Jetzt zeigen sich die Auswirkungen vier jahrzehntelanger sozialistischer Wirtschaft. Jedes Mal, wenn Indien einen Schritt in Richtung Wohlstand macht, tut es das gleichzeitig nur mit Widerwillen, weil es sich in der Opferrolle sieht und der festen Überzeugung ist, der ganzen Welt, besonders den Vereinigten Staaten und dem Westen, einen Gefallen zu tun.

Die zeigte sich zuletzt im November, als Indiens von der Kongresspartei geführte Koalitionsregierung versuchte, Investitionen ausländischer Gesellschaften im organisierten Einzelhandel zu liberalisieren. Proteste der Opposition führten schließlich dazu, dass die Regierung diese Maßnahme wieder zurückzog.

Sein Rückzug und seine Reformblockade erklären, wie Indien in drei Jahren vom Paradebeispiel der Globalisierung zum Nachzügler unter den Ländern mit einer aufstrebenden Volkswirtschaft wurde. In den Jahren 2008 und 2009 hatten Indien und China die Finanzkrise gut überstanden, wurden an den hohen Tisch der G20-Staaten geladen und sollten die Wirtschaft des 21. Jahrhunderts steuern. Als das Jahr 2011 zu Ende ging, lagen jedoch harte Zeiten vor den Interessenvertretern der indischen Wirtschaft.

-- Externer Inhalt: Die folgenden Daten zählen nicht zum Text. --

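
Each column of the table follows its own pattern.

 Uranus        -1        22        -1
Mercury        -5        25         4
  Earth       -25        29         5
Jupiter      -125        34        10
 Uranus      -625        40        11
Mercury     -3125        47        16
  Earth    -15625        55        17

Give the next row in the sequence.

Jupiter  -78125  64  22

Planet — repeats Uranus → Mercury → Earth → Jupiter: Uranus, Mercury, Earth, Jupiter, Uranus, Mercury, Earth → Jupiter.
Second component: -1, -5, -25, -125, -625, -3125, -15625 → -78125 (×5 each step).
Third component goes 22, 25, 29, 34, 40, 47, 55 → 64 (differences are 3, 4, 5, … (increasing by 1 each time)).
For the fourth component, alternating steps +5, +1, +5, +1, …: -1, 4, 5, 10, 11, 16, 17 → 22.
Combining the parts gives Jupiter  -78125  64  22.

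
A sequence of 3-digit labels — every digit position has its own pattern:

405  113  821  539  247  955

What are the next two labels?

663 then 371

First digit — −3 each step, mod 10: 4, 1, 8, 5, 2, 9 → 6 → 3.
For the second digit, +1 each step, mod 10: 0, 1, 2, 3, 4, 5 → 6 → 7.
Third digit: 5, 3, 1, 9, 7, 5 → 3 → 1 (−2 each step, mod 10).
So the next two labels are 663 and 371.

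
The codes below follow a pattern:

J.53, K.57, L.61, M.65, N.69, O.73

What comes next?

P.77

Letter goes J, K, L, M, N, O → P (letters move forward 1 place in the alphabet).
Second component: +4 each step; 53, 57, 61, 65, 69, 73 → 77.
Combining the parts gives P.77.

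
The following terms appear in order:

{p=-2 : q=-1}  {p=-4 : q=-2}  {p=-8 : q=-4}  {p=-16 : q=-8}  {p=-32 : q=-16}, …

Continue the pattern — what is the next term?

{p=-64 : q=-32}

For the p, ×2 each step: -2, -4, -8, -16, -32 → -64.
For the q, always the previous value of the p: -1, -2, -4, -8, -16 → -32.
So the next term is {p=-64 : q=-32}.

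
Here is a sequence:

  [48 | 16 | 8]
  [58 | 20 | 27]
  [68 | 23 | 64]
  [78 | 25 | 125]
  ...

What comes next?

For the first part, +10 each step: 48, 58, 68, 78 → 88.
Second part: 16, 20, 23, 25 → 26 (differences are 4, 3, 2, … (decreasing by 1 each time)).
Third part: 8, 27, 64, 125 → 216 (perfect cubes: 2³, 3³, 4³, …).
Combining the parts gives [88 | 26 | 216].

[88 | 26 | 216]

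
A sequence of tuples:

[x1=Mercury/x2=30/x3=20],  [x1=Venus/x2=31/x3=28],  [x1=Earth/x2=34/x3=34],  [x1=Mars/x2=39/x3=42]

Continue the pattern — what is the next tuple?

[x1=Jupiter/x2=46/x3=48]

X1 goes Mercury, Venus, Earth, Mars → Jupiter (runs through the planets Mercury→Neptune).
X2: differences are 1, 3, 5, … (increasing by 2 each time), so 30, 31, 34, 39 → 46.
For the x3, alternating steps +8, +6, +8, +6, …: 20, 28, 34, 42 → 48.
Putting it together: [x1=Jupiter/x2=46/x3=48].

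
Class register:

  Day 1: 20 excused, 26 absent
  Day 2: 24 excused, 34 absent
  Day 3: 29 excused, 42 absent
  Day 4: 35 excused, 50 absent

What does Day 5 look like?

Excused: 20, 24, 29, 35 → 42 (differences are 4, 5, 6, … (increasing by 1 each time)).
Absent — +8 each step: 26, 34, 42, 50 → 58.
Combining the parts gives 42 excused, 58 absent.

42 excused, 58 absent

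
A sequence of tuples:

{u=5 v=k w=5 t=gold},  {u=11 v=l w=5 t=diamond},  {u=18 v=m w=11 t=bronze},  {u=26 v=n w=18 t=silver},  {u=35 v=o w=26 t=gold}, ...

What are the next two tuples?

{u=45 v=p w=35 t=diamond}, {u=56 v=q w=45 t=bronze}

U goes 5, 11, 18, 26, 35 → 45 → 56 (differences are 6, 7, 8, … (increasing by 1 each time)).
V — letters move forward 1 place in the alphabet: k, l, m, n, o → p → q.
W goes 5, 5, 11, 18, 26 → 35 → 45 (always the previous value of the u).
T: repeats gold → diamond → bronze → silver; gold, diamond, bronze, silver, gold → diamond → bronze.
So the next two tuples are {u=45 v=p w=35 t=diamond} and {u=56 v=q w=45 t=bronze}.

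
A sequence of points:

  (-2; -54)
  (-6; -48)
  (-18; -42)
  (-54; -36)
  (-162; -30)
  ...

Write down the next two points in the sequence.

First entry: ×3 each step; -2, -6, -18, -54, -162 → -486 → -1458.
Second entry: -54, -48, -42, -36, -30 → -24 → -18 (+6 each step).
Putting the parts together: (-486; -24) and then (-1458; -18).

(-486; -24), (-1458; -18)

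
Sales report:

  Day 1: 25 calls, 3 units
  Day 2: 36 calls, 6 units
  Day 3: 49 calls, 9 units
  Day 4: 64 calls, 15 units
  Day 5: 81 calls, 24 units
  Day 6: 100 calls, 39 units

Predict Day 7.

121 calls, 63 units

For the calls, perfect squares: 5², 6², 7², …: 25, 36, 49, 64, 81, 100 → 121.
Units goes 3, 6, 9, 15, 24, 39 → 63 (each term is the sum of the two before it).
So the next record is 121 calls, 63 units.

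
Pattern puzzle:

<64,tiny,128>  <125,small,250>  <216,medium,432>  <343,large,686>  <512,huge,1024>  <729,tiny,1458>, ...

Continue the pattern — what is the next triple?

First entry: perfect cubes: 4³, 5³, 6³, …, so 64, 125, 216, 343, 512, 729 → 1000.
Size: repeats tiny → small → medium → large → huge; tiny, small, medium, large, huge, tiny → small.
Third entry: 128, 250, 432, 686, 1024, 1458 → 2000 (always 2 × the first entry).
Putting it together: <1000,small,2000>.

<1000,small,2000>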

Die Regierung von Premierminister Manmohan Singh hatte vorgeschlagen, 51 Prozent ausländische Direktinvestitionen im Bereich des Multimarken-Einzelhandels zuzulassen. Das hätte Gesellschaften wie Walmart und Carrefour, die nicht einen einzigen US-Dollar in großen Einzelhandelsgeschäften in Indien investieren durften, ermöglicht, Geschäfte in Asiens drittgrößter Volkswirtschaft zu eröffnen.

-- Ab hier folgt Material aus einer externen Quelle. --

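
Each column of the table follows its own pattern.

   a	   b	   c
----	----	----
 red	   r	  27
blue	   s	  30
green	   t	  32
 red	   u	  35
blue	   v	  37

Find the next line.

green  w  40

Column a: repeats red → blue → green, so red, blue, green, red, blue → green.
For the column b, letters move forward 1 place in the alphabet: r, s, t, u, v → w.
Column c — alternating steps +3, +2, +3, +2, …: 27, 30, 32, 35, 37 → 40.
So the next line is green  w  40.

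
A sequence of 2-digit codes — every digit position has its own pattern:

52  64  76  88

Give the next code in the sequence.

90

First digit: +1 each step, mod 10; 5, 6, 7, 8 → 9.
Second digit: +2 each step, mod 10, so 2, 4, 6, 8 → 0.
So the next code is 90.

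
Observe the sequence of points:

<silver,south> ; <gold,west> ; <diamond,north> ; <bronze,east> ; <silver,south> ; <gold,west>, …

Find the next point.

<diamond,north>

Rank — repeats silver → gold → diamond → bronze: silver, gold, diamond, bronze, silver, gold → diamond.
Direction: south, west, north, east, south, west → north (repeats south → west → north → east).
Combining the parts gives <diamond,north>.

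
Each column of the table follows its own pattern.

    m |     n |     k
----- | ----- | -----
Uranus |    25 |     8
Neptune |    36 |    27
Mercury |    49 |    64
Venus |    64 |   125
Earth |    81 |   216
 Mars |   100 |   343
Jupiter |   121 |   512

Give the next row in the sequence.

Saturn  144  729

Column m: runs through the planets Mercury→Neptune, so Uranus, Neptune, Mercury, Venus, Earth, Mars, Jupiter → Saturn.
Column n: 25, 36, 49, 64, 81, 100, 121 → 144 (perfect squares: 5², 6², 7², …).
Column k: perfect cubes: 2³, 3³, 4³, …, so 8, 27, 64, 125, 216, 343, 512 → 729.
Putting it together: Saturn  144  729.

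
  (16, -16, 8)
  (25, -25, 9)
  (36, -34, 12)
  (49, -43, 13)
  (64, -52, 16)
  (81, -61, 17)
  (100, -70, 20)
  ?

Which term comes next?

(121, -79, 21)

First slot: perfect squares: 4², 5², 6², …; 16, 25, 36, 49, 64, 81, 100 → 121.
Second slot: -16, -25, -34, -43, -52, -61, -70 → -79 (−9 each step).
Third slot — alternating steps +1, +3, +1, +3, …: 8, 9, 12, 13, 16, 17, 20 → 21.
Putting it together: (121, -79, 21).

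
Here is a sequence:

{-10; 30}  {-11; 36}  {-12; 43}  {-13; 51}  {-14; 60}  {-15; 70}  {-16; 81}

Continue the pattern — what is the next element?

{-17; 93}

For the first coordinate, −1 each step: -10, -11, -12, -13, -14, -15, -16 → -17.
For the second coordinate, differences are 6, 7, 8, … (increasing by 1 each time): 30, 36, 43, 51, 60, 70, 81 → 93.
Combining the parts gives {-17; 93}.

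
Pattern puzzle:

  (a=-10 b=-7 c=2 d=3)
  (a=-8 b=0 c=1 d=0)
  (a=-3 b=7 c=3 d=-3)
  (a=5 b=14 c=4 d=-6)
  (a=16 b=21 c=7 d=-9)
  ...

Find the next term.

A: differences are 2, 5, 8, … (increasing by 3 each time), so -10, -8, -3, 5, 16 → 30.
B: +7 each step; -7, 0, 7, 14, 21 → 28.
C: each term is the sum of the two before it, so 2, 1, 3, 4, 7 → 11.
D goes 3, 0, -3, -6, -9 → -12 (−3 each step).
Combining the parts gives (a=30 b=28 c=11 d=-12).

(a=30 b=28 c=11 d=-12)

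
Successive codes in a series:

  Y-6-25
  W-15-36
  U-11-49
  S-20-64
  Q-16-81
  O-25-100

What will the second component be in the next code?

Letter — letters move back 2 places in the alphabet: Y, W, U, S, Q, O → M.
Second component: 6, 15, 11, 20, 16, 25 → 21 (alternating steps +9, −4, +9, −4, …).
Third component goes 25, 36, 49, 64, 81, 100 → 121 (perfect squares: 5², 6², 7², …).

21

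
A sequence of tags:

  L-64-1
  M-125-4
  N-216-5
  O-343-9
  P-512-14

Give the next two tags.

Q-729-23 then R-1000-37

Letter: L, M, N, O, P → Q → R (letters move forward 1 place in the alphabet).
Second component: perfect cubes: 4³, 5³, 6³, …; 64, 125, 216, 343, 512 → 729 → 1000.
Third component: 1, 4, 5, 9, 14 → 23 → 37 (each term is the sum of the two before it).
Putting the parts together: Q-729-23 and then R-1000-37.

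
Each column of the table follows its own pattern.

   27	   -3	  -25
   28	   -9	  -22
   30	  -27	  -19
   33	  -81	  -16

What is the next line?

37  -243  -13

First component goes 27, 28, 30, 33 → 37 (differences are 1, 2, 3, … (increasing by 1 each time)).
For the second component, ×3 each step: -3, -9, -27, -81 → -243.
Third component: +3 each step, so -25, -22, -19, -16 → -13.
So the next line is 37  -243  -13.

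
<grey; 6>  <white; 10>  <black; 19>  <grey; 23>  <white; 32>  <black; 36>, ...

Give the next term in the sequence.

Shade: repeats grey → white → black; grey, white, black, grey, white, black → grey.
Second value: alternating steps +4, +9, +4, +9, …; 6, 10, 19, 23, 32, 36 → 45.
Putting it together: <grey; 45>.

<grey; 45>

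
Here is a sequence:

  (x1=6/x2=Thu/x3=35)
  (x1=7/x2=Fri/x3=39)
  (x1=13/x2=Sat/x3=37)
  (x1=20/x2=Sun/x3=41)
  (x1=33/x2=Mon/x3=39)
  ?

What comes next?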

Die Singh-Regierung gab die Entscheidung bekannt, eine Erhöhung der ausländischen Direktinvestitionen im Einzelmarkenhandel, zu denen Marks & Spencer und Apple zählen, von 51 Prozent auf 100 Prozent zuzulassen. Mit dem Rückzug der Regierung ist die Entscheidung hinsichtlich der Multimarken-Anbieter hinfällig, wobei die Änderungen in der Einzelmarkenpolitik stattfinden werden.

Der Streit um die ausländischen Direktinvestitionen

Aus drei verschiedenen Gründen kommt es zum Streit um die ausländischen Direktinvestitionen im Einzelhandel.
Erstens: obwohl das Land seit den vergangenen zwei Jahrzehnten zu den größten Nutznießern des Globalisierungsprozesses zählt, bleiben wichtige Teile der indischen Gesellschaft tief misstrauisch gegenüber den Auslandsinvestitionen und glauben zu sehr an völlig bizarre Verschwörungstheorien.

In den vergangenen vierzehn Tagen verglichen einige Persönlichkeiten des öffentlichen Lebens Multimarken-Einzelhandelsketten wie Walmart tatsächlich mit der ostindischen Kompanie. Zu ihnen zählt auch der Bürgerrechtler Kisan Baburao „Anna“ Hazare, der ein Anhänger der Lehre Ghandis und seit 2011 Indiens führender Antikorruptionskämpfer ist. Die ostindische Kompanie trat in Indien Anfang des 17. Jahrhunderts als Handelsunternehmen auf, gründete schließlich ihre eigene Armee und Regierung und wurde Mitte des 18. Jahrhunderts zur stärksten Macht in Indien.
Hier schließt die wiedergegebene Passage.